Meantime the great fleet at Toulon, nearly the equal of any which France had ever launched, was entirely ready. To convoy the four hundred overloaded transports, there were fifteen ships of the line, fifteen frigates, seven corvettes, and thirty minor armed vessels. It was a surprise even to the initiated that at the last moment the soldiers were found to number not twenty-five thousand, as originally proposed, but forty thousand, comprising the flower of the republican armies. Of division generals there were D'Hilliers, Vaubois, Desaix, Kléber, Menou, Reynier, and Dugua; of brigade generals, Lannes, Davout, Murat, and Andréossy; of colonels, Marmont, Junot, Lefebvre-Desnouettes, and Bessières. The most novel feature of all was a carefully organized and equipped expedition of a hundred or more scholars, who, according to what was then the fashion, were destined to gather the treasures of the Pharaohs and of the Ptolemies for the collections of Paris. Their apparatus for discovery was the best obtainable, their learning was at least respectable, and their library was a mixture of the ancient classics with those of the modern romanticism, of medieval lore with modern atheism. There were of course the great military memoirs, of Turenne, Condé, Luxembourg, Eugene, and Charles XII; more interesting is the inclusion of fifteen volumes of geography and discovery. Whither bound? Was this another Alexander? Homer and Vergil jostled Ossian, Ariosto, and Tasso, while Rousseau's "Héloïse" stood neighbor to Goethe's "Werther." Among other "political" works were Montesquieu, the Vedas, the Koran, and the Bible. Caroline Bonaparte gave her brother as a farewell gift a little pocket library, among the volumes of which were Bacon's "Essays," Mme. de Staël's "Influence of the Passions," and Mercier's "Philosophic Visions." The curious have examined these volumes, and found in their well-worn pages a few passages specially marked. In his hours of solitude the great solitary read in Bacon how he who dominates others loses his own liberty; in Mme. de Staël how hard it is to keep the acquisitions of ambition; in Mercier of an Oriental visionary who, after the glories of temporary success, ended his days in exile and forgetfulness.

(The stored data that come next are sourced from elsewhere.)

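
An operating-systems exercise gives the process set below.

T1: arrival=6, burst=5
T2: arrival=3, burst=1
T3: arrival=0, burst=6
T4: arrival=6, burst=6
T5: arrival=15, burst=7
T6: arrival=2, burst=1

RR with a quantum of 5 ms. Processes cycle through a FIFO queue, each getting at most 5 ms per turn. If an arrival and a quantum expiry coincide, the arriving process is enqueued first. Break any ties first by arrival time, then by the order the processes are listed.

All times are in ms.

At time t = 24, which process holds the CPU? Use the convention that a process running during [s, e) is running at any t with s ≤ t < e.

T5

Gantt: | T3 0-5 | T6 5-6 | T2 6-7 | T3 7-8 | T1 8-13 | T4 13-18 | T5 18-23 | T4 23-24 | T5 24-26 |
Completion: T1=13  T2=7  T3=8  T4=24  T5=26  T6=6
Turnaround (C−A): T1=7  T2=4  T3=8  T4=18  T5=11  T6=4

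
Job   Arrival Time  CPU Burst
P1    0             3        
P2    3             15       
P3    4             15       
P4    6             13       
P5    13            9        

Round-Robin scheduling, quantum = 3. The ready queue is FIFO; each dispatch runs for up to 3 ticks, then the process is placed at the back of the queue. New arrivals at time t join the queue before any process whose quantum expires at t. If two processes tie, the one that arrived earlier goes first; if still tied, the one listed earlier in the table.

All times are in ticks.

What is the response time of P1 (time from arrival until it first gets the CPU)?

Timeline: | P1 0-3 | P2 3-6 | P3 6-9 | P4 9-12 | P2 12-15 | P3 15-18 | P4 18-21 | P5 21-24 | P2 24-27 | P3 27-30 | P4 30-33 | P5 33-36 | P2 36-39 | P3 39-42 | P4 42-45 | P5 45-48 | P2 48-51 | P3 51-54 | P4 54-55 |
Completion: P1=3  P2=51  P3=54  P4=55  P5=48
Turnaround (C−A): P1=3  P2=48  P3=50  P4=49  P5=35
Response(P1) = first start − arrival = 0 − 0 = 0

0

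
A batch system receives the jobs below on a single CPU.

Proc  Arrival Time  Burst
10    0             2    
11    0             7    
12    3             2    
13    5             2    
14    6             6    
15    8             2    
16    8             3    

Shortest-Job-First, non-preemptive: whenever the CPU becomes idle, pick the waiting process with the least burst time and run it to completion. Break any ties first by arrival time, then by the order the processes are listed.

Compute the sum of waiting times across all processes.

38

Gantt: | 10 0-2 | 11 2-9 | 12 9-11 | 13 11-13 | 15 13-15 | 16 15-18 | 14 18-24 |
Completion: 10=2  11=9  12=11  13=13  14=24  15=15  16=18
Waiting = turnaround − burst: 10=0, 11=2, 12=6, 13=6, 14=12, 15=5, 16=7
Total waiting = 0 + 2 + 6 + 6 + 12 + 5 + 7 = 38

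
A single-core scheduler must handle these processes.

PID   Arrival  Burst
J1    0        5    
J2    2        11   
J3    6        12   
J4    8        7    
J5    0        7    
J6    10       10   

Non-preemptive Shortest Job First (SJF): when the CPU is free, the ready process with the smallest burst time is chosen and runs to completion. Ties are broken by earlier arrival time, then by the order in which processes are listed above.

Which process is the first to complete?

J1

Schedule: | J1 0-5 | J5 5-12 | J4 12-19 | J6 19-29 | J2 29-40 | J3 40-52 |
Completion: J1=5  J2=40  J3=52  J4=19  J5=12  J6=29
Turnaround (C−A): J1=5  J2=38  J3=46  J4=11  J5=12  J6=19
Finish order: J1 → J5 → J4 → J6 → J2 → J3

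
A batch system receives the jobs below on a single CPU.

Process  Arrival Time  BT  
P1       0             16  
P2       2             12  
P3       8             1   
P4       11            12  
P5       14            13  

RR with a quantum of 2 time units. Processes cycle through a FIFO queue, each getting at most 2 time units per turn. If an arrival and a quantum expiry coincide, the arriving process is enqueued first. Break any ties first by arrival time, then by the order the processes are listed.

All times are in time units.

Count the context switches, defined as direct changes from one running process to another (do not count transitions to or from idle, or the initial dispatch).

Timeline: | P1 0-2 | P2 2-4 | P1 4-6 | P2 6-8 | P1 8-10 | P3 10-11 | P2 11-13 | P1 13-15 | P4 15-17 | P2 17-19 | P5 19-21 | P1 21-23 | P4 23-25 | P2 25-27 | P5 27-29 | P1 29-31 | P4 31-33 | P2 33-35 | P5 35-37 | P1 37-39 | P4 39-41 | P5 41-43 | P1 43-45 | P4 45-47 | P5 47-49 | P4 49-51 | P5 51-54 |
Completion: P1=45  P2=35  P3=11  P4=51  P5=54
Turnaround (C−A): P1=45  P2=33  P3=3  P4=40  P5=40

26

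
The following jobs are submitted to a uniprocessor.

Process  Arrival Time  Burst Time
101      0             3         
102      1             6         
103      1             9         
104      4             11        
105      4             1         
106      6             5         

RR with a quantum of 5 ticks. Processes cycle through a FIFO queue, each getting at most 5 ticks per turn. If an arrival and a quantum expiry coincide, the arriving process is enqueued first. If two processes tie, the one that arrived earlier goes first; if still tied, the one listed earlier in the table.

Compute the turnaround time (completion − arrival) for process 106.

Gantt: | 101 0-3 | 102 3-8 | 103 8-13 | 104 13-18 | 105 18-19 | 106 19-24 | 102 24-25 | 103 25-29 | 104 29-35 |
Completion: 101=3  102=25  103=29  104=35  105=19  106=24
Turnaround(106) = completion − arrival = 24 − 6 = 18

18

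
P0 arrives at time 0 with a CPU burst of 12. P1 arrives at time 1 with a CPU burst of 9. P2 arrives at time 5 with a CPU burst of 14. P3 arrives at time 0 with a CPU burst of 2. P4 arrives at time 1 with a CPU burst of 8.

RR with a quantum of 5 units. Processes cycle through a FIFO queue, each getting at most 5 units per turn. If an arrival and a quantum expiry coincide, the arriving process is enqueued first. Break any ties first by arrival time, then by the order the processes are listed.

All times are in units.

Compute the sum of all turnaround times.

151

Timeline: | P0 0-5 | P3 5-7 | P1 7-12 | P4 12-17 | P2 17-22 | P0 22-27 | P1 27-31 | P4 31-34 | P2 34-39 | P0 39-41 | P2 41-45 |
Completion: P0=41  P1=31  P2=45  P3=7  P4=34
Turnaround (C−A): P0=41  P1=30  P2=40  P3=7  P4=33
Turnaround = completion − arrival: P0=41, P1=30, P2=40, P3=7, P4=33
Total turnaround = 41 + 30 + 40 + 7 + 33 = 151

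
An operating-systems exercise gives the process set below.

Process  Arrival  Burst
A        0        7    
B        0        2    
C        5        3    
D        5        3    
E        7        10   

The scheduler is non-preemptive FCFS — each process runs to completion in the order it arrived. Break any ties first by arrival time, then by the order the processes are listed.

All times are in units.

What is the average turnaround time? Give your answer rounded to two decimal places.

Timeline: | A 0-7 | B 7-9 | C 9-12 | D 12-15 | E 15-25 |
Completion: A=7  B=9  C=12  D=15  E=25
Turnaround (C−A): A=7  B=9  C=7  D=10  E=18
Turnaround times: A=7, B=9, C=7, D=10, E=18
Average turnaround = (7+9+7+10+18) / 5 = 51/5 = 10.20

10.20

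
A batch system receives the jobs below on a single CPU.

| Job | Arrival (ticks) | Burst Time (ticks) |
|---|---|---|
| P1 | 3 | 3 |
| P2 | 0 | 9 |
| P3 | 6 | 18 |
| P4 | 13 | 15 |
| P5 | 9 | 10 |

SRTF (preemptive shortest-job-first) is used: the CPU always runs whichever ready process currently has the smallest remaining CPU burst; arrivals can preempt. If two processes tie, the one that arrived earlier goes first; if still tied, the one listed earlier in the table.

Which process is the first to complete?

Gantt: | P2 0-3 | P1 3-6 | P2 6-12 | P5 12-22 | P4 22-37 | P3 37-55 |
Completion: P1=6  P2=12  P3=55  P4=37  P5=22
Turnaround (C−A): P1=3  P2=12  P3=49  P4=24  P5=13
Finish order: P1 → P2 → P5 → P4 → P3

P1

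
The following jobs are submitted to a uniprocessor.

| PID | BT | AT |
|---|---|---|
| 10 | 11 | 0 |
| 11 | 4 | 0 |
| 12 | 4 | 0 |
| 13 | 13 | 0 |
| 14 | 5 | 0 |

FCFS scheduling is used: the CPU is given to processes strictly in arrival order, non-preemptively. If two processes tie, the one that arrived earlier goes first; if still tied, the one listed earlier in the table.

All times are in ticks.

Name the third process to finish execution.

Schedule: | 10 0-11 | 11 11-15 | 12 15-19 | 13 19-32 | 14 32-37 |
Completion: 10=11  11=15  12=19  13=32  14=37
Turnaround (C−A): 10=11  11=15  12=19  13=32  14=37
Finish order: 10 → 11 → 12 → 13 → 14

12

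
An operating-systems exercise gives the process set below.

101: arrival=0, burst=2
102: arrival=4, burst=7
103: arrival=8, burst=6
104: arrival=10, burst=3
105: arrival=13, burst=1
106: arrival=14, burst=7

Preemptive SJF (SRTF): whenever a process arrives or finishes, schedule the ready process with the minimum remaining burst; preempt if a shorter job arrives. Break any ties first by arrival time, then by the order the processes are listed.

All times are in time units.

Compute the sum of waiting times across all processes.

16

Schedule: | 101 0-2 | idle 2-4 | 102 4-11 | 104 11-14 | 105 14-15 | 103 15-21 | 106 21-28 |
Completion: 101=2  102=11  103=21  104=14  105=15  106=28
Waiting = turnaround − burst: 101=0, 102=0, 103=7, 104=1, 105=1, 106=7
Total waiting = 0 + 0 + 7 + 1 + 1 + 7 = 16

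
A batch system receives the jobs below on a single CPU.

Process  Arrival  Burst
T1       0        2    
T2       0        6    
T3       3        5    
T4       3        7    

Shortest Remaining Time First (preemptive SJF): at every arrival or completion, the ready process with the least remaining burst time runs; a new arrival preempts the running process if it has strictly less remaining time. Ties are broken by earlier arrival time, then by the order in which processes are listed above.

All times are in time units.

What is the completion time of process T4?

Timeline: | T1 0-2 | T2 2-8 | T3 8-13 | T4 13-20 |
Completion: T1=2  T2=8  T3=13  T4=20
Turnaround (C−A): T1=2  T2=8  T3=10  T4=17

20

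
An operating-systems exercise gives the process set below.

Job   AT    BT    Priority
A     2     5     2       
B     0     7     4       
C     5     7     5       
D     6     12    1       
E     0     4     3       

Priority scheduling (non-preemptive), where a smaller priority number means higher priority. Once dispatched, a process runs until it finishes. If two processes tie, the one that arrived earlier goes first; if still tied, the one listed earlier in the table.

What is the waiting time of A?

2

Gantt: | E 0-4 | A 4-9 | D 9-21 | B 21-28 | C 28-35 |
Completion: A=9  B=28  C=35  D=21  E=4
Turnaround (C−A): A=7  B=28  C=30  D=15  E=4
Waiting(A) = turnaround − burst = 7 − 5 = 2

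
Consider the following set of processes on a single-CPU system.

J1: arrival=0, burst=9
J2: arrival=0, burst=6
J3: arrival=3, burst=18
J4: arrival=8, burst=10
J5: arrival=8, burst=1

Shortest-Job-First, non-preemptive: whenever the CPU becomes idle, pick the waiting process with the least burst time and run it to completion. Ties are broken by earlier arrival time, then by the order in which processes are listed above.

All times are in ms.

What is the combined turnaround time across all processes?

Gantt: | J2 0-6 | J1 6-15 | J5 15-16 | J4 16-26 | J3 26-44 |
Completion: J1=15  J2=6  J3=44  J4=26  J5=16
Turnaround (C−A): J1=15  J2=6  J3=41  J4=18  J5=8
Turnaround = completion − arrival: J1=15, J2=6, J3=41, J4=18, J5=8
Total turnaround = 15 + 6 + 41 + 18 + 8 = 88

88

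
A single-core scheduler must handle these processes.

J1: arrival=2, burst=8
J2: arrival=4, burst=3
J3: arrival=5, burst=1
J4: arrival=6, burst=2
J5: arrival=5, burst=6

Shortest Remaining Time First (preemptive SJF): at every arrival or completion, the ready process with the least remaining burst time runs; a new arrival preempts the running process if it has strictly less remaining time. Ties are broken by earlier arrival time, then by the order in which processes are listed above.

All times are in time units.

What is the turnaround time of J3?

Schedule: | idle 0-2 | J1 2-4 | J2 4-5 | J3 5-6 | J2 6-8 | J4 8-10 | J1 10-16 | J5 16-22 |
Completion: J1=16  J2=8  J3=6  J4=10  J5=22
Turnaround(J3) = completion − arrival = 6 − 5 = 1

1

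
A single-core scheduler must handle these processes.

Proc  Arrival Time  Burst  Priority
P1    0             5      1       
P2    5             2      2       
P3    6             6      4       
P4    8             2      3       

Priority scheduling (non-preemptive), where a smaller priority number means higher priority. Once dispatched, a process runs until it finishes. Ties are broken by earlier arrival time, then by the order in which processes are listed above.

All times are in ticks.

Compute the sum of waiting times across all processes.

Gantt: | P1 0-5 | P2 5-7 | P3 7-13 | P4 13-15 |
Completion: P1=5  P2=7  P3=13  P4=15
Waiting = turnaround − burst: P1=0, P2=0, P3=1, P4=5
Total waiting = 0 + 0 + 1 + 5 = 6

6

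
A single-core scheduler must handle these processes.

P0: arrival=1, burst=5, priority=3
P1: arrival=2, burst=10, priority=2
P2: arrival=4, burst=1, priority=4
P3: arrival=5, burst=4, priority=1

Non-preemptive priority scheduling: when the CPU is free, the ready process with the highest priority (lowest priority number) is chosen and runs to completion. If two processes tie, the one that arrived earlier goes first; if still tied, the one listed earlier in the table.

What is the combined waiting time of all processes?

25

Timeline: | idle 0-1 | P0 1-6 | P3 6-10 | P1 10-20 | P2 20-21 |
Completion: P0=6  P1=20  P2=21  P3=10
Turnaround (C−A): P0=5  P1=18  P2=17  P3=5
Waiting = turnaround − burst: P0=0, P1=8, P2=16, P3=1
Total waiting = 0 + 8 + 16 + 1 = 25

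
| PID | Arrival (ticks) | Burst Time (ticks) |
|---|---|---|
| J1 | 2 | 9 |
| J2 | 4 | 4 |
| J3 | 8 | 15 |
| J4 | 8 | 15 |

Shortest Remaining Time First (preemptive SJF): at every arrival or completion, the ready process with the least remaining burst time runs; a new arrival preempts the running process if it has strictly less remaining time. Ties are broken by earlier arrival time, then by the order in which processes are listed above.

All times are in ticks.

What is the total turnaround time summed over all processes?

76

Schedule: | idle 0-2 | J1 2-4 | J2 4-8 | J1 8-15 | J3 15-30 | J4 30-45 |
Completion: J1=15  J2=8  J3=30  J4=45
Turnaround = completion − arrival: J1=13, J2=4, J3=22, J4=37
Total turnaround = 13 + 4 + 22 + 37 = 76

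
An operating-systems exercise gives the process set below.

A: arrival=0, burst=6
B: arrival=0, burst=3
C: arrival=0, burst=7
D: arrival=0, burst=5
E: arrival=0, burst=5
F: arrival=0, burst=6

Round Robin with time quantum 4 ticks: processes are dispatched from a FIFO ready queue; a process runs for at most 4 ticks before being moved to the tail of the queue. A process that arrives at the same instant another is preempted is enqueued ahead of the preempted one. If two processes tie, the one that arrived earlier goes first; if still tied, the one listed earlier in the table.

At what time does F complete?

Timeline: | A 0-4 | B 4-7 | C 7-11 | D 11-15 | E 15-19 | F 19-23 | A 23-25 | C 25-28 | D 28-29 | E 29-30 | F 30-32 |
Completion: A=25  B=7  C=28  D=29  E=30  F=32

32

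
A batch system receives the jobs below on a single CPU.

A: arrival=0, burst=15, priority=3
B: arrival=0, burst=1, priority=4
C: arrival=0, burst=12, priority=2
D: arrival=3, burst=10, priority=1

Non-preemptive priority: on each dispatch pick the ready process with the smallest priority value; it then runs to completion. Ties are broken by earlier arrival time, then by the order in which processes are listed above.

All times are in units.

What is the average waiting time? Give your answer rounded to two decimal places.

17.00

Schedule: | C 0-12 | D 12-22 | A 22-37 | B 37-38 |
Completion: A=37  B=38  C=12  D=22
Turnaround (C−A): A=37  B=38  C=12  D=19
Waiting times: A=22, B=37, C=0, D=9
Average waiting = (22+37+0+9) / 4 = 68/4 = 17.00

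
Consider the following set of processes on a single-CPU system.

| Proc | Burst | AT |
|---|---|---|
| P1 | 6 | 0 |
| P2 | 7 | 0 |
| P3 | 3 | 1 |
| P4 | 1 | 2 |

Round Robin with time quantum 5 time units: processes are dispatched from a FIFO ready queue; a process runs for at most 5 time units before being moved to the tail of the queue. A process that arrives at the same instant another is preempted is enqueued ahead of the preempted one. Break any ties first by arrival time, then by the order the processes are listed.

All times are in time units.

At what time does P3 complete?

13

Schedule: | P1 0-5 | P2 5-10 | P3 10-13 | P4 13-14 | P1 14-15 | P2 15-17 |
Completion: P1=15  P2=17  P3=13  P4=14
Turnaround (C−A): P1=15  P2=17  P3=12  P4=12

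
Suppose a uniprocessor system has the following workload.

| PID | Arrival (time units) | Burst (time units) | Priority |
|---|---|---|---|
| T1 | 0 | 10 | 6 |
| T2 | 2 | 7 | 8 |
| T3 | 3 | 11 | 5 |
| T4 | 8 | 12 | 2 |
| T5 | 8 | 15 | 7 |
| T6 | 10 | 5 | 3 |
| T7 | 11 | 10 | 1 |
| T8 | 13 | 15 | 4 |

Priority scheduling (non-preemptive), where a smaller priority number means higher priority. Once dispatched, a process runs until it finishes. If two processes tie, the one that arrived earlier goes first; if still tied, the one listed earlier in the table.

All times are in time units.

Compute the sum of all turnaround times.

Timeline: | T1 0-10 | T4 10-22 | T7 22-32 | T6 32-37 | T8 37-52 | T3 52-63 | T5 63-78 | T2 78-85 |
Completion: T1=10  T2=85  T3=63  T4=22  T5=78  T6=37  T7=32  T8=52
Turnaround (C−A): T1=10  T2=83  T3=60  T4=14  T5=70  T6=27  T7=21  T8=39
Turnaround = completion − arrival: T1=10, T2=83, T3=60, T4=14, T5=70, T6=27, T7=21, T8=39
Total turnaround = 10 + 83 + 60 + 14 + 70 + 27 + 21 + 39 = 324

324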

It was on April twelfth that Bonaparte received his final instructions from the executive. He was to seize Malta, drive the British from all their Oriental possessions which he could hope to capture, destroy their factories on the Red Sea, pierce the Isthmus of Suez, improve the condition of all the native populations, and keep a good understanding with the Sultan. Meantime from twenty-five to thirty thousand men were to be assembled at some point on the Channel as a feint against Great Britain so that her attention should be withdrawn for the time being from the Mediterranean. The very next day the departing general deposited with the Directory his secret plan for the camp at Boulogne and a scheme for the surprise passage. The scholar troop was ordered to Toulon and the commander-in-chief prepared to follow. But the Bernadotte incident at Vienna raised the war cloud and he waited a month until it disappeared from the horizon. Throughout that period Bonaparte kept the directors on tenterhooks by repeated offers to return to Rastadt, where he alone could secure reparation for the insult to the republic in the person of her ambassador. But the Austrians were unready for another appeal to arms, Thugut offered reparation, and the dangerous marplot of the Directory was at last free to remove his troublesome presence from Europe. He left Paris on the night of May third.